É uma diversão de cinéfilo discutir qual é a melhor das cenas de "O Iluminado" (1980), de Stanley Kubrick. O passeio de velocípede do garoto Danny pelos longos corredores do hotel até se deparar com as duas garotinhas? As tomadas aéreas, logo no início, que conduzem ao Hotel Overlook? Nicholson conversando com um barman imaginário no bar do hotel? A perseguição do pai ao filho no interior do labirinto de arbustos cobertos de neve? Enfim, são tantas as passagens memoráveis que cada espectador, a cada geração, poderá eleger a sua favorita. E essa possibilidade múltipla de admiração talvez seja o que defina um clássico, que o público poderá rever, a partir desta sexta-feira (28) em tela grande e cópia recuperada.
Kubrick, sabemos todos, era um perfeccionista. Seus ângulos de filmagens, os movimentos de câmera, as cores e simbologia empregadas - nada disso aparece de maneira gratuita. Cada elemento tem sua função.
Juntos, constituem a própria linguagem cinematográfica, indissociável do “conteúdo” expresso na história. Este provém de um romance homônimo escrito por Stephen King. O candidato a escritor Jack Torrance (Jack Nicholson) aceita emprego de zelador no Hotel Overlook, nas montanhas do Colorado, estabelecimento que fecha durante o inverno. Torna-se inacessível quando cercado de gelo. A Torrance, o isolamento parece ideal para escrever o romance com que sonha iniciar carreira literária.
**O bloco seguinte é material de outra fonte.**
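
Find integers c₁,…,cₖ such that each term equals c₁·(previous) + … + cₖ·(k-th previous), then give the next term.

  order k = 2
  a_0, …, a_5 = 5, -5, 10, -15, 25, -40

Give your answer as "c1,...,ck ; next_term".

-1,1 ; 65

  a_2 = -1·-5 + 1·5 = 10
  a_3 = -1·10 + 1·-5 = -15
  a_4 = -1·-15 + 1·10 = 25
  a_5 = -1·25 + 1·-15 = -40
  a_6 = -1·-40 + 1·25 = 65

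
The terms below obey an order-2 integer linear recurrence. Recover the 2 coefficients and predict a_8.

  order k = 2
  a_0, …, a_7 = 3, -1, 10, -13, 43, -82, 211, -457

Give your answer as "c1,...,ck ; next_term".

  a_2 = -1·-1 + 3·3 = 10
  a_3 = -1·10 + 3·-1 = -13
  a_4 = -1·-13 + 3·10 = 43
  a_5 = -1·43 + 3·-13 = -82
  a_6 = -1·-82 + 3·43 = 211
  a_7 = -1·211 + 3·-82 = -457
  a_8 = -1·-457 + 3·211 = 1090

-1,3 ; 1090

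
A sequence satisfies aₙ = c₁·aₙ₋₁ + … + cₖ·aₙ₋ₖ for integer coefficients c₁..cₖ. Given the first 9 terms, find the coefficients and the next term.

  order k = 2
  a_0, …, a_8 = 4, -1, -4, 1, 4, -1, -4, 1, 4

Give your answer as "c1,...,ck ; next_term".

  a_2 = 0·-1 + -1·4 = -4
  a_3 = 0·-4 + -1·-1 = 1
  a_4 = 0·1 + -1·-4 = 4
  a_5 = 0·4 + -1·1 = -1
  a_6 = 0·-1 + -1·4 = -4
  a_7 = 0·-4 + -1·-1 = 1
  a_8 = 0·1 + -1·-4 = 4
  a_9 = 0·4 + -1·1 = -1

0,-1 ; -1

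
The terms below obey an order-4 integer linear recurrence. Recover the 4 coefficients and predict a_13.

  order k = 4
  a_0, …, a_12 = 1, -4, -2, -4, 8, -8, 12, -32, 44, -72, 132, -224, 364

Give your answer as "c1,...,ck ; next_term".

0,1,-2,2 ; -632

  a_4 = 0·-4 + 1·-2 + -2·-4 + 2·1 = 8
  a_5 = 0·8 + 1·-4 + -2·-2 + 2·-4 = -8
  a_6 = 0·-8 + 1·8 + -2·-4 + 2·-2 = 12
  a_7 = 0·12 + 1·-8 + -2·8 + 2·-4 = -32
  a_8 = 0·-32 + 1·12 + -2·-8 + 2·8 = 44
  a_9 = 0·44 + 1·-32 + -2·12 + 2·-8 = -72
  a_10 = 0·-72 + 1·44 + -2·-32 + 2·12 = 132
  a_11 = 0·132 + 1·-72 + -2·44 + 2·-32 = -224
  a_12 = 0·-224 + 1·132 + -2·-72 + 2·44 = 364
  a_13 = 0·364 + 1·-224 + -2·132 + 2·-72 = -632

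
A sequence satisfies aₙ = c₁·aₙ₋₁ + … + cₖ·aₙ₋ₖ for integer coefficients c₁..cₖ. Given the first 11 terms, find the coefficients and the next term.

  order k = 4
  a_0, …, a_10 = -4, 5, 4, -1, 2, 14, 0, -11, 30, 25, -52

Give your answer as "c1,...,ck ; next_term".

0,-1,2,1 ; 24

  a_4 = 0·-1 + -1·4 + 2·5 + 1·-4 = 2
  a_5 = 0·2 + -1·-1 + 2·4 + 1·5 = 14
  a_6 = 0·14 + -1·2 + 2·-1 + 1·4 = 0
  a_7 = 0·0 + -1·14 + 2·2 + 1·-1 = -11
  a_8 = 0·-11 + -1·0 + 2·14 + 1·2 = 30
  a_9 = 0·30 + -1·-11 + 2·0 + 1·14 = 25
  a_10 = 0·25 + -1·30 + 2·-11 + 1·0 = -52
  a_11 = 0·-52 + -1·25 + 2·30 + 1·-11 = 24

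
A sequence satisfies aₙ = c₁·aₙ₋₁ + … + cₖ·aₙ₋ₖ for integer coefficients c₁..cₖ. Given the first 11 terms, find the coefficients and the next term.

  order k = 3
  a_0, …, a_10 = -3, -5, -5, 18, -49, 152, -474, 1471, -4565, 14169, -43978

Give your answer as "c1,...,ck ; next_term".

  a_3 = -3·-5 + 0·-5 + -1·-3 = 18
  a_4 = -3·18 + 0·-5 + -1·-5 = -49
  a_5 = -3·-49 + 0·18 + -1·-5 = 152
  a_6 = -3·152 + 0·-49 + -1·18 = -474
  a_7 = -3·-474 + 0·152 + -1·-49 = 1471
  a_8 = -3·1471 + 0·-474 + -1·152 = -4565
  a_9 = -3·-4565 + 0·1471 + -1·-474 = 14169
  a_10 = -3·14169 + 0·-4565 + -1·1471 = -43978
  a_11 = -3·-43978 + 0·14169 + -1·-4565 = 136499

-3,0,-1 ; 136499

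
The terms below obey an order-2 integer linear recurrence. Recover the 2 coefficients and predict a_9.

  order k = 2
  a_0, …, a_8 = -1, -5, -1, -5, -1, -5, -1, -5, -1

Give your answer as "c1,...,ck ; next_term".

0,1 ; -5

  a_2 = 0·-5 + 1·-1 = -1
  a_3 = 0·-1 + 1·-5 = -5
  a_4 = 0·-5 + 1·-1 = -1
  a_5 = 0·-1 + 1·-5 = -5
  a_6 = 0·-5 + 1·-1 = -1
  a_7 = 0·-1 + 1·-5 = -5
  a_8 = 0·-5 + 1·-1 = -1
  a_9 = 0·-1 + 1·-5 = -5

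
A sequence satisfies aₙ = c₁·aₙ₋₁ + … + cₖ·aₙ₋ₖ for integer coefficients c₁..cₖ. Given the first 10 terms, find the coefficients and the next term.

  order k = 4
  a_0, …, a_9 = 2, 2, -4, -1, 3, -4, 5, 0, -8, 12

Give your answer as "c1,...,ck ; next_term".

  a_4 = -1·-1 + -1·-4 + 0·2 + -1·2 = 3
  a_5 = -1·3 + -1·-1 + 0·-4 + -1·2 = -4
  a_6 = -1·-4 + -1·3 + 0·-1 + -1·-4 = 5
  a_7 = -1·5 + -1·-4 + 0·3 + -1·-1 = 0
  a_8 = -1·0 + -1·5 + 0·-4 + -1·3 = -8
  a_9 = -1·-8 + -1·0 + 0·5 + -1·-4 = 12
  a_10 = -1·12 + -1·-8 + 0·0 + -1·5 = -9

-1,-1,0,-1 ; -9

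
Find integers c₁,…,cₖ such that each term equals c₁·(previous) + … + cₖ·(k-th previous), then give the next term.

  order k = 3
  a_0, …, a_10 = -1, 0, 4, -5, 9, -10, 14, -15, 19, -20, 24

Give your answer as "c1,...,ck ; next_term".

  a_3 = -1·4 + 1·0 + 1·-1 = -5
  a_4 = -1·-5 + 1·4 + 1·0 = 9
  a_5 = -1·9 + 1·-5 + 1·4 = -10
  a_6 = -1·-10 + 1·9 + 1·-5 = 14
  a_7 = -1·14 + 1·-10 + 1·9 = -15
  a_8 = -1·-15 + 1·14 + 1·-10 = 19
  a_9 = -1·19 + 1·-15 + 1·14 = -20
  a_10 = -1·-20 + 1·19 + 1·-15 = 24
  a_11 = -1·24 + 1·-20 + 1·19 = -25

-1,1,1 ; -25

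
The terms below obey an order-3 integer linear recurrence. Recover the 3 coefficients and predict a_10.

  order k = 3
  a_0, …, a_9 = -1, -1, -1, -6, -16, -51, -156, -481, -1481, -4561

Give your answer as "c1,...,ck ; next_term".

  a_3 = 2·-1 + 3·-1 + 1·-1 = -6
  a_4 = 2·-6 + 3·-1 + 1·-1 = -16
  a_5 = 2·-16 + 3·-6 + 1·-1 = -51
  a_6 = 2·-51 + 3·-16 + 1·-6 = -156
  a_7 = 2·-156 + 3·-51 + 1·-16 = -481
  a_8 = 2·-481 + 3·-156 + 1·-51 = -1481
  a_9 = 2·-1481 + 3·-481 + 1·-156 = -4561
  a_10 = 2·-4561 + 3·-1481 + 1·-481 = -14046

2,3,1 ; -14046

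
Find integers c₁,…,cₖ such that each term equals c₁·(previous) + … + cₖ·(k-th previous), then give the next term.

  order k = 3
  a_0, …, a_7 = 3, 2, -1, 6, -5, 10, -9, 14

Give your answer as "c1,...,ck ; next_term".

-1,1,1 ; -13

  a_3 = -1·-1 + 1·2 + 1·3 = 6
  a_4 = -1·6 + 1·-1 + 1·2 = -5
  a_5 = -1·-5 + 1·6 + 1·-1 = 10
  a_6 = -1·10 + 1·-5 + 1·6 = -9
  a_7 = -1·-9 + 1·10 + 1·-5 = 14
  a_8 = -1·14 + 1·-9 + 1·10 = -13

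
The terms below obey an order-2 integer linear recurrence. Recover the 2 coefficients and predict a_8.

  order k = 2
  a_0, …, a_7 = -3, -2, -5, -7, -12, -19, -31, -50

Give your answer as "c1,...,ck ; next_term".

  a_2 = 1·-2 + 1·-3 = -5
  a_3 = 1·-5 + 1·-2 = -7
  a_4 = 1·-7 + 1·-5 = -12
  a_5 = 1·-12 + 1·-7 = -19
  a_6 = 1·-19 + 1·-12 = -31
  a_7 = 1·-31 + 1·-19 = -50
  a_8 = 1·-50 + 1·-31 = -81

1,1 ; -81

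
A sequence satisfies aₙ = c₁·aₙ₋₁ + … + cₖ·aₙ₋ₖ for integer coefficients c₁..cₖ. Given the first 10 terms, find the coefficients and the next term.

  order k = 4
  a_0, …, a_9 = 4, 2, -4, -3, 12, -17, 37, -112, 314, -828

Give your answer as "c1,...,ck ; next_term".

  a_4 = -2·-3 + 1·-4 + -1·2 + 3·4 = 12
  a_5 = -2·12 + 1·-3 + -1·-4 + 3·2 = -17
  a_6 = -2·-17 + 1·12 + -1·-3 + 3·-4 = 37
  a_7 = -2·37 + 1·-17 + -1·12 + 3·-3 = -112
  a_8 = -2·-112 + 1·37 + -1·-17 + 3·12 = 314
  a_9 = -2·314 + 1·-112 + -1·37 + 3·-17 = -828
  a_10 = -2·-828 + 1·314 + -1·-112 + 3·37 = 2193

-2,1,-1,3 ; 2193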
Leva para o hotel a mulher, Wendy (Shelley Duvall), e o filhinho, Danny (Danny Lloyd).
O garoto Danny é o “iluminado” do título - aquele que enxerga o que os outros não podem ver, dom que nem sempre se constitui em vantagem para quem o possui. Danny é quem intui que alguma coisa de muito errada aconteceu naquele hotel no passado. É a mente lúcida que enxerga o que seu pai apenas sofre. Sim, porque, progressivamente, Jack Torrance vai sendo tomado por um processo alucinatório do qual não existe escapatória. A terceira pessoa envolvida, Wendy, esposa e mãe, está na mais apavorante das situações - a de quem nada entende do que se passa e precisa apenas se salvar, e ao filho.
A arte de Kubrick consiste em envolver uma situação de aparente normalidade nas trevas da loucura e do desconhecido. E o faz de maneira progressiva e insidiosa, prendendo o espectador em suas malhas de suspense e terror. O caminho da sanidade à loucura, do racional ao irracional, da luz às trevas é trilhado com senso de geometria, em que cada elemento conta. Do uso dos grandes espaços (os corredores intermináveis do hotel tornaram-se peça de antologia cinematográfica) à música envolvente de Wendy Carlos, com temas de Bártok, Ligeti e Penderecki, compositores favoritos de Kubrick. Do manejo original da câmera (o steady-cam nas cenas do velocípede e em outras) ao clima aterrorizante de um passado que devora o presente, como na foto em que um personagem aparece num baile dos anos 1920, ao som da melódica canção Midnight, the Stars and You. Tudo é mistério. E mistério que nem sempre se resolve uma vez terminada a história. O Iluminado é um filme que fica com o espectador, a perturbar-lhe o imaginário e a fertilizar sua fantasia.
Além dos elementos de invenção cinematográfica de Kubrick, Nicholson tem uma presença muito forte como o alucinado Jack Torrance. Existe quem ache sua interpretação over, mas, enfim, era a que se pedia para o momento, a história e o personagem. Over ou não, sua composição do papel é tão marcante que serve de modelo até hoje para filmes do gênero. Serviu, por exemplo, para a composição do personagem de Marat Descartes no recente Quando Eu Era Vivo, de Marco Dutra. Num mundo em que tudo se gasta rapidamente, um ator servir de inspiração a outro 34 anos depois não é fato a ser negligenciado.